In the early 1960s, Harvey Krueger, an investment banker who had grown up in a New Jersey home as the grandson of Yiddish-speaking immigrants from Eastern Europe, took his first trip to Israel.
Walking the streets of the Jewish state, he was “looking for family,” said his daughter, State Sen. Liz Krueger, “because everybody’s faces looked like his.”
That experience spurred a life-long interest in personal genealogy, which ended in a family tree spanning back to the 1500s, Krueger said.
She said that research helped strengthen the Jewish identity and Jewish involvement of Mr. Krueger, a prominent philanthropist, who died on April 23 at 88 at his Manhattan home of multiple ailments.

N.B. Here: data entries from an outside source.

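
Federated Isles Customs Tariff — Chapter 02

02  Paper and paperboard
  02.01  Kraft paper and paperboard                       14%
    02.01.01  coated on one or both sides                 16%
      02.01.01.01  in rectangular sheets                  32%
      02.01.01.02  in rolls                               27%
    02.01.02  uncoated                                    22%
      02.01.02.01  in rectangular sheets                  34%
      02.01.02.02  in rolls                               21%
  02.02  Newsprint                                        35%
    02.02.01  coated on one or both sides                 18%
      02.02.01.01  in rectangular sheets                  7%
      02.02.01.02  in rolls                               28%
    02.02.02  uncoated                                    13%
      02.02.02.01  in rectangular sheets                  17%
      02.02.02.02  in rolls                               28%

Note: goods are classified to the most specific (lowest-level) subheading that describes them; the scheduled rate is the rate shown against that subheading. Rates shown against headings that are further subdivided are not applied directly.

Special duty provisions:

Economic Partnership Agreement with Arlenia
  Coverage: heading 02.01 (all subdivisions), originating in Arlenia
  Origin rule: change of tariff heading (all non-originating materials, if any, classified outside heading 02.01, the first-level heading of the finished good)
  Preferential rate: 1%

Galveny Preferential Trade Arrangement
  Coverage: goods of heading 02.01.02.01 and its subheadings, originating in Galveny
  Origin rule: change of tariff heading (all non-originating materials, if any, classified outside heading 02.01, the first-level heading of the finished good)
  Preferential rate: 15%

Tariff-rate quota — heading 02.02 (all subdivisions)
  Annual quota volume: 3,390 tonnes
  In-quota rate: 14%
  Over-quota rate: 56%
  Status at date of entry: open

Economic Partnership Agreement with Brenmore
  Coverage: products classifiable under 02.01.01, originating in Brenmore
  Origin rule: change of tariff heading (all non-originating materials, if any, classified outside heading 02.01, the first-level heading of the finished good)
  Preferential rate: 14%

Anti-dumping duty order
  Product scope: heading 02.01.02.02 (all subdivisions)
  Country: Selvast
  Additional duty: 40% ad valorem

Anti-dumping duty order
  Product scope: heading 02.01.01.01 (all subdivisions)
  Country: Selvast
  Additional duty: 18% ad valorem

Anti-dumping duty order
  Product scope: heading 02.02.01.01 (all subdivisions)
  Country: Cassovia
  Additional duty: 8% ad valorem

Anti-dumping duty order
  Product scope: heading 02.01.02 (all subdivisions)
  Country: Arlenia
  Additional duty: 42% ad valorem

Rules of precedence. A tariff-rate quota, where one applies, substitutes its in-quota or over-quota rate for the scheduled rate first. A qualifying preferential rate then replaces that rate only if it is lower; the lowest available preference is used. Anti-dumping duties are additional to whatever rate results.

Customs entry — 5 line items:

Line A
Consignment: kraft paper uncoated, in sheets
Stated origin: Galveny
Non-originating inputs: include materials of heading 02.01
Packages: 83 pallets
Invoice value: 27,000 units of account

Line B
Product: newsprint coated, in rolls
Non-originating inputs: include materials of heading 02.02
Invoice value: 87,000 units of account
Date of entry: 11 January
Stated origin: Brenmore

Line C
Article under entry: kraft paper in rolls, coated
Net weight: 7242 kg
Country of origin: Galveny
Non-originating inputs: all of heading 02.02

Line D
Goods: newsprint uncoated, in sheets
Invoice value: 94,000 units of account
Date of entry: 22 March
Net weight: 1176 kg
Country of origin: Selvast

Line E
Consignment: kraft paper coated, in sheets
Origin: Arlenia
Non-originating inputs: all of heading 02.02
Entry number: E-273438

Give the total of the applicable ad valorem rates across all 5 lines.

Line A: kraft paper → 02.01; uncoated → 02.01.02; in sheets → 02.01.02.01. Scheduled 34%. Galveny agreement on 02.01.02.01: CTH not met. → 34%.
Line B: newsprint → 02.02; coated → 02.02.01; in rolls → 02.02.01.02. Scheduled 28%. quota on 02.02 open → in-quota 14%; Brenmore agreement on 02.01.01: 02.02.01.02 not covered. → 14%.
Line C: kraft paper → 02.01; coated → 02.01.01; in rolls → 02.01.01.02. Scheduled 27%. Galveny agreement on 02.01.02.01: 02.01.01.02 not covered. → 27%.
Line D: newsprint → 02.02; uncoated → 02.02.02; in sheets → 02.02.02.01. Scheduled 17%. quota on 02.02 open → in-quota 14%. → 14%.
Line E: kraft paper → 02.01; coated → 02.01.01; in sheets → 02.01.01.01. Scheduled 32%. Arlenia agreement on 02.01: CTH met → 1% available; preferential 1%. → 1%.
Sum: 34% + 14% + 27% + 14% + 1% = 90%.

90%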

Mr. Krueger returned to Israel — “We stopped counting trips after trip 400,” Liz Krueger said — and to Eastern Europe, where he visited towns where distant family members had lived and cemeteries where they were buried, and “found living relatives and did oral histories with them.”

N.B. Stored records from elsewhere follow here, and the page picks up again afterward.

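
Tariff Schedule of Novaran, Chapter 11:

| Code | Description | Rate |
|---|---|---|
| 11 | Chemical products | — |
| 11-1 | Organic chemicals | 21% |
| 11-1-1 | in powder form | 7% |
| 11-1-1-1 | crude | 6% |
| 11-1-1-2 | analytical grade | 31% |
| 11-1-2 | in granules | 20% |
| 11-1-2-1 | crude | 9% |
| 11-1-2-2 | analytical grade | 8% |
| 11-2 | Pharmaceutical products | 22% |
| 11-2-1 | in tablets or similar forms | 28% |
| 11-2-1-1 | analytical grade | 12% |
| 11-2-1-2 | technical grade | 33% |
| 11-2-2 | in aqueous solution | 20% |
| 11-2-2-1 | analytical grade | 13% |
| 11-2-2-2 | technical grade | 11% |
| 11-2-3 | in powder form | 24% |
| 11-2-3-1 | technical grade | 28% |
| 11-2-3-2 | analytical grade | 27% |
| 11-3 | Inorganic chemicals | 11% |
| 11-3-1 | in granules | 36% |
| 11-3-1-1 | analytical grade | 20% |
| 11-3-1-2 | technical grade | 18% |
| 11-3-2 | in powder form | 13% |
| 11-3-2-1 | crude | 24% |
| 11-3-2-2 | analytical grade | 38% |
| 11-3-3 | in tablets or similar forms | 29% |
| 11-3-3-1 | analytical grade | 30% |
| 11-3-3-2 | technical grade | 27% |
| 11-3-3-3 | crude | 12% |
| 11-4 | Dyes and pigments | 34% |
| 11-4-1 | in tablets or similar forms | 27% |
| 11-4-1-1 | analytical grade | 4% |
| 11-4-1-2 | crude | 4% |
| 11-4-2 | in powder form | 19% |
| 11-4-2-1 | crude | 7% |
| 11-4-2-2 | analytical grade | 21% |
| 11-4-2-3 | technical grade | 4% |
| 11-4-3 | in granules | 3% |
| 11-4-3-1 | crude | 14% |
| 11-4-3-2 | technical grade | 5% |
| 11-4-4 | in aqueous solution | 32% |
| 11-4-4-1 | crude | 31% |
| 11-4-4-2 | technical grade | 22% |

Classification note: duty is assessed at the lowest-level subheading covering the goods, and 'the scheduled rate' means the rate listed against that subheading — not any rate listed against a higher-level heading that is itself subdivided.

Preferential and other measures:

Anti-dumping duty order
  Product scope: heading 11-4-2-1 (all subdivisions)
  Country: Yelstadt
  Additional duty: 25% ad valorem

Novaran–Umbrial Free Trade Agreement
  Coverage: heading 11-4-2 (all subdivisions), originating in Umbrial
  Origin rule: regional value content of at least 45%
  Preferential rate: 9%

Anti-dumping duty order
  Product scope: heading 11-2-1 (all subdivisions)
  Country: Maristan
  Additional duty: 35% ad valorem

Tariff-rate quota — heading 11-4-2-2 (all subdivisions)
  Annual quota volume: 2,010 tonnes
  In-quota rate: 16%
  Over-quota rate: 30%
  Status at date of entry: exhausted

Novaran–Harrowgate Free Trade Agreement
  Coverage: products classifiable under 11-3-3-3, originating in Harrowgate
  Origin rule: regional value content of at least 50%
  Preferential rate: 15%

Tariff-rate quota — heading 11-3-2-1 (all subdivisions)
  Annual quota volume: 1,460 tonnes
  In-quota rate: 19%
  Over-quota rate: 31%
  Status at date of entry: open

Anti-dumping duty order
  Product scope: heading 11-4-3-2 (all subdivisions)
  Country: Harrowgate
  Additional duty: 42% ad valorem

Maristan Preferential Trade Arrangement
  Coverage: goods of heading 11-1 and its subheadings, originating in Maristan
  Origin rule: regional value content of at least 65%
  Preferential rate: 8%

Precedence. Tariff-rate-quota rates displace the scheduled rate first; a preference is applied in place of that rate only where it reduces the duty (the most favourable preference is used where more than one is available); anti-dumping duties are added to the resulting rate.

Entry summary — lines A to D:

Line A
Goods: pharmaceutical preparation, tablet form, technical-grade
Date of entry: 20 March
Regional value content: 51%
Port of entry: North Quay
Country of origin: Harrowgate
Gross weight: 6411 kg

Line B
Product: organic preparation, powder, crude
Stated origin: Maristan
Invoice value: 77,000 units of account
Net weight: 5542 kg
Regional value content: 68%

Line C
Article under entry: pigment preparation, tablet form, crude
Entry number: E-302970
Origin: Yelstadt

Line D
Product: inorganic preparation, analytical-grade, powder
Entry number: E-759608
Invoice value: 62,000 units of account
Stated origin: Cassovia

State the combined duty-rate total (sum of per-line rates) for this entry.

81%

Line A: pharmaceutical → 11-2; tablet form → 11-2-1; technical-grade → 11-2-1-2. Scheduled 33%. Harrowgate agreement on 11-3-3-3: 11-2-1-2 not covered. → 33%.
Line B: organic → 11-1; powder → 11-1-1; crude → 11-1-1-1. Scheduled 6%. Maristan agreement on 11-1: RVC ≥ 65% → 8% available; preference 8% not lower than 6% → no reduction. → 6%.
Line C: pigment → 11-4; tablet form → 11-4-1; crude → 11-4-1-2. Scheduled 4%. No special measure applies. → 4%.
Line D: inorganic → 11-3; powder → 11-3-2; analytical-grade → 11-3-2-2. Scheduled 38%. No special measure applies. → 38%.
Sum: 33% + 6% + 4% + 38% = 81%.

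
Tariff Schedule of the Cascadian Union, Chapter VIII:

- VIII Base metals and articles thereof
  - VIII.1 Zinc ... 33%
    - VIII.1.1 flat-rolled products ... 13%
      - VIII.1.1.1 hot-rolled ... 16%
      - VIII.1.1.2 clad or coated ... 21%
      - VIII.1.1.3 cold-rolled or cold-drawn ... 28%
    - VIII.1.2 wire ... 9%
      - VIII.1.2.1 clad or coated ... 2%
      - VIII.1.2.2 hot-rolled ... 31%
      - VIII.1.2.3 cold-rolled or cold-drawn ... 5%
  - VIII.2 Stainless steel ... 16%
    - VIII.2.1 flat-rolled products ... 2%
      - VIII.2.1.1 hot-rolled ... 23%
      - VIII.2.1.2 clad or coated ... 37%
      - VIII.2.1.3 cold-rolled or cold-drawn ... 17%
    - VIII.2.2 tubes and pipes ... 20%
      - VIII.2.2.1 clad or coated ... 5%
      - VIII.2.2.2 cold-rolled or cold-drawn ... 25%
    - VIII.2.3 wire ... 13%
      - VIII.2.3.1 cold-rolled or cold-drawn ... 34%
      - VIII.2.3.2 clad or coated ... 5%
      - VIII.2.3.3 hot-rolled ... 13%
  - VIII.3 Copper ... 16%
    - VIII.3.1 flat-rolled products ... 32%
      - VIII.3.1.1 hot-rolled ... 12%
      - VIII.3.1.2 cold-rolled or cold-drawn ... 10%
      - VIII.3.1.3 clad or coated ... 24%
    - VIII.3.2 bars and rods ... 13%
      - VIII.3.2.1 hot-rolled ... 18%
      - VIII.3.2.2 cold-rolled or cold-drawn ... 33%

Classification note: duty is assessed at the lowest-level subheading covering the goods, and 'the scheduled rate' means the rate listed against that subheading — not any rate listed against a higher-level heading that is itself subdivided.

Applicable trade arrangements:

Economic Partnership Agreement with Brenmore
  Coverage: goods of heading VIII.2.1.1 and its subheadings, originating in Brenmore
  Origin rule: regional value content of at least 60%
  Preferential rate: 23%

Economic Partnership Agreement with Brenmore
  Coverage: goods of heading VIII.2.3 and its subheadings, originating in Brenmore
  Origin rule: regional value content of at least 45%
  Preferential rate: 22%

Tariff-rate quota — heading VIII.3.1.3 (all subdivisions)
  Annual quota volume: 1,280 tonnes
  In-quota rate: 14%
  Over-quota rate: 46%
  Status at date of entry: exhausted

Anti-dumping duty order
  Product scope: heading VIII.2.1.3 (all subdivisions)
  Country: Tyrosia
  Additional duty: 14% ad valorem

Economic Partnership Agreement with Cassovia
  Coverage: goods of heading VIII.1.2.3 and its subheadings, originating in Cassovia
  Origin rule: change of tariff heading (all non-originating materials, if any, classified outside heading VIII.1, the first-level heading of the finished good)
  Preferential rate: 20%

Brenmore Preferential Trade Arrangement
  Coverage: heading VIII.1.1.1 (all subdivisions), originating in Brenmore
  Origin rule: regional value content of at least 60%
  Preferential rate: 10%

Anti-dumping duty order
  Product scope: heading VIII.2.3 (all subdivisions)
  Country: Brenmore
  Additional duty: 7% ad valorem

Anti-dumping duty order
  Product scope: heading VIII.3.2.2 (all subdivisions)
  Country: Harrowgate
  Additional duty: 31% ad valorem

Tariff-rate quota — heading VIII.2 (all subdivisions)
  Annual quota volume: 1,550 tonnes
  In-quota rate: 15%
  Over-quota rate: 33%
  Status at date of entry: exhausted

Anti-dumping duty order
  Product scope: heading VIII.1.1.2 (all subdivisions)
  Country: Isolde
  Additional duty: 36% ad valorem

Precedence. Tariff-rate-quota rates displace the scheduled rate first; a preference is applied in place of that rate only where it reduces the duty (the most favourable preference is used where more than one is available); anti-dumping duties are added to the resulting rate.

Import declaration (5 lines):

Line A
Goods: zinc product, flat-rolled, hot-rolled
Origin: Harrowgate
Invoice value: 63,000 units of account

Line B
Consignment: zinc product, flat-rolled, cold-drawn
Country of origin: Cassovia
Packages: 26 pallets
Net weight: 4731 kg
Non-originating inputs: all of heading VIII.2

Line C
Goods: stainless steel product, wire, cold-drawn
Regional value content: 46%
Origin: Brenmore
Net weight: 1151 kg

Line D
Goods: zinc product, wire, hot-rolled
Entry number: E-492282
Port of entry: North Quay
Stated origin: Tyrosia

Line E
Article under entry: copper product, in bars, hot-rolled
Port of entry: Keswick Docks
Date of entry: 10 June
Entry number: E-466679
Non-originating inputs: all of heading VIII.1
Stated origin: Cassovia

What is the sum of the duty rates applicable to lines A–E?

122%

Line A: zinc → VIII.1; flat-rolled → VIII.1.1; hot-rolled → VIII.1.1.1. Scheduled 16%. No special measure applies. → 16%.
Line B: zinc → VIII.1; flat-rolled → VIII.1.1; cold-drawn → VIII.1.1.3. Scheduled 28%. Cassovia agreement on VIII.1.2.3: VIII.1.1.3 not covered. → 28%.
Line C: stainless steel → VIII.2; wire → VIII.2.3; cold-drawn → VIII.2.3.1. Scheduled 34%. quota on VIII.2 exhausted → over-quota 33%; Brenmore agreement on VIII.2.1.1: VIII.2.3.1 not covered; Brenmore agreement on VIII.2.3: RVC ≥ 45% → 22% available; Brenmore agreement on VIII.1.1.1: VIII.2.3.1 not covered; preferential 22%; anti-dumping (Brenmore, VIII.2.3): +7%; total 22% + 7% = 29%. → 29%.
Line D: zinc → VIII.1; wire → VIII.1.2; hot-rolled → VIII.1.2.2. Scheduled 31%. No special measure applies. → 31%.
Line E: copper → VIII.3; in bars → VIII.3.2; hot-rolled → VIII.3.2.1. Scheduled 18%. Cassovia agreement on VIII.1.2.3: VIII.3.2.1 not covered. → 18%.
Sum: 16% + 28% + 29% + 31% + 18% = 122%.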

Mr. Krueger’s roots research impressed upon him “the importance of a safe homeland for Jews,” which led him to support a wide variety of Jewish and Israeli causes, many of them educational institutions, his daughter said.
Formerly CEO of Kuhn, Loeb, & Co., and later an executive with Lehman Brothers and Barclays Capital, he was a chairman of the Board of Governors of both Hebrew University and Tel Aviv University, and an officer of Beit Hatfutsot and the Peres Center for Peace.
Mr. Krueger “was a very kind and thoughtful, generous person,” said Edith Everett, a fellow philanthropist who shared many of his interests in the Jewish community. “He almost never said ‘no’ — to a fault.”
Mr. Krueger was also known as the first banker to bring Israel to international capital markets, seeking support for the country’s high-tech “Start-Up Nation” firms. “He opened markets to Israeli start-up companies,” his daughter said.
Mr. Krueger, with his late wife, Constance, founded the Peter Krueger Center for Immunological Diseases of Mount Sinai/Beth Israel Medical Center, named for the couple’s son, who died of AIDS in 1988.
A native of Hackensack, N.J., he attended Columbia University and Columbia Law School.
Mr. Krueger is survived by three children, six grandchildren and three great-grandchildren, as well as a brother.